И все же это правда: Будда достиг самореализации, сидя под деревом, просветление Сократа произошло, когда тот стоял перед деревом, и Махавира тоже находился неподалеку от дерева. В чем же здесь дело? Все это нельзя считать простым совпадением. Вчера я объяснял, в чем здесь причина: первый, внешний слой человеческой личности, ее оболочку образуют культура и общество с его условностями и ограничениями. Второй слой — это природа. А третий, самый глубинный уровень в человеке — его изначальная божественная сущность. Все это можно представить следующим образом: культура — внешний слой, природа — более глубокий внутренний уровень, а твоя сущность, ты сам — это стержень, основа. Или можно сказать по-другому: сущность, ты сам — это центр, окружает его природа, а паутина условностей — это внешняя оболочка.
Дерево — символ природы. Все эти люди, которые, отвергнув общество с его ограничениями, уединились в глуши, в сердце природы, приняли дерево как символ.

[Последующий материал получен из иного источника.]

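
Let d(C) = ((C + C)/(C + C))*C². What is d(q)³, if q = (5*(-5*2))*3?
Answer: 11390625000000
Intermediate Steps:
q = -150 (q = (5*(-10))*3 = -50*3 = -150)
d(C) = C² (d(C) = ((2*C)/((2*C)))*C² = ((2*C)*(1/(2*C)))*C² = 1*C² = C²)
d(q)³ = ((-150)²)³ = 22500³ = 11390625000000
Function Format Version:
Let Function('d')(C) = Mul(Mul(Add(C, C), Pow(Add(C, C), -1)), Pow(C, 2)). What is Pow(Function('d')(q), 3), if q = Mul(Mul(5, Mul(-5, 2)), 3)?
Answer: 11390625000000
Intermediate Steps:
q = -150 (q = Mul(Mul(5, -10), 3) = Mul(-50, 3) = -150)
Function('d')(C) = Pow(C, 2) (Function('d')(C) = Mul(Mul(Mul(2, C), Pow(Mul(2, C), -1)), Pow(C, 2)) = Mul(Mul(Mul(2, C), Mul(Rational(1, 2), Pow(C, -1))), Pow(C, 2)) = Mul(1, Pow(C, 2)) = Pow(C, 2))
Pow(Function('d')(q), 3) = Pow(Pow(-150, 2), 3) = Pow(22500, 3) = 11390625000000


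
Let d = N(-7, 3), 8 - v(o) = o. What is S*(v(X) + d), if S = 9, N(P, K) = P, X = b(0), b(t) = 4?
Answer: -27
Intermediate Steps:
X = 4
v(o) = 8 - o
d = -7
S*(v(X) + d) = 9*((8 - 1*4) - 7) = 9*((8 - 4) - 7) = 9*(4 - 7) = 9*(-3) = -27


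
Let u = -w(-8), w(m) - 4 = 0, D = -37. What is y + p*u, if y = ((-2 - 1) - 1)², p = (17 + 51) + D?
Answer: -108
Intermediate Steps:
w(m) = 4 (w(m) = 4 + 0 = 4)
p = 31 (p = (17 + 51) - 37 = 68 - 37 = 31)
y = 16 (y = (-3 - 1)² = (-4)² = 16)
u = -4 (u = -1*4 = -4)
y + p*u = 16 + 31*(-4) = 16 - 124 = -108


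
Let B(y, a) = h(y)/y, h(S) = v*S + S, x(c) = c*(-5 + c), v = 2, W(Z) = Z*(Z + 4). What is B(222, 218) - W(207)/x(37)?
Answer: -40125/1184 ≈ -33.889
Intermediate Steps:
W(Z) = Z*(4 + Z)
h(S) = 3*S (h(S) = 2*S + S = 3*S)
B(y, a) = 3 (B(y, a) = (3*y)/y = 3)
B(222, 218) - W(207)/x(37) = 3 - 207*(4 + 207)/(37*(-5 + 37)) = 3 - 207*211/(37*32) = 3 - 43677/1184 = -40125/1184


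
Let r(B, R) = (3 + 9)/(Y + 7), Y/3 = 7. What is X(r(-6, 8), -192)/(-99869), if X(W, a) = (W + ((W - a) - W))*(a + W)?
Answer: 1806327/4893581 ≈ 0.36912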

Все они отбросили сковывавшие их условности и отправились в лес. Все случилось в сердце природы. Это не могло случиться в гуще так называемой цивилизации; это произошло в глуши — там, где не ступала нога человека; в местах, не затронутых людскими нравами и обычаями, где их искусственная паутина еще не опутала все вокруг. Да, все случилось под деревом, но причина не в нем. Просто эти люди покинули общество и отправились на природу.
Оказавшись посреди природы, они задались целью отстраниться и от нее; они порвали и с природой. Можно оставить цивилизацию, променяв ее на лес, но куда ты уйдешь из леса? И природа, и цивилизация — это внешнее, наносное, так что можешь уходить из общества, уединяясь на природе, а из природы возвращаться обратно в общество. Но куда ты направишься, если тебе нужно отказаться и от того, и от другого? Во внешнем мире идти тебе будет некуда; отныне твой единственный путь — в глубь себя. Оставь общество и отправляйся в Гималаи; уезжай из Гималаев и возвращайся в социум — но все это внешнее. Тот, кто оставил общество ради природы, а теперь хочет уйти и из нее, вынужден будет обратиться внутрь себя.
Так что первое путешествие — из так называемой цивилизации к природе, а второе — из внешнего к внутреннему. Просветление этих людей произошло на природе, поскольку второе путешествие может начаться только там.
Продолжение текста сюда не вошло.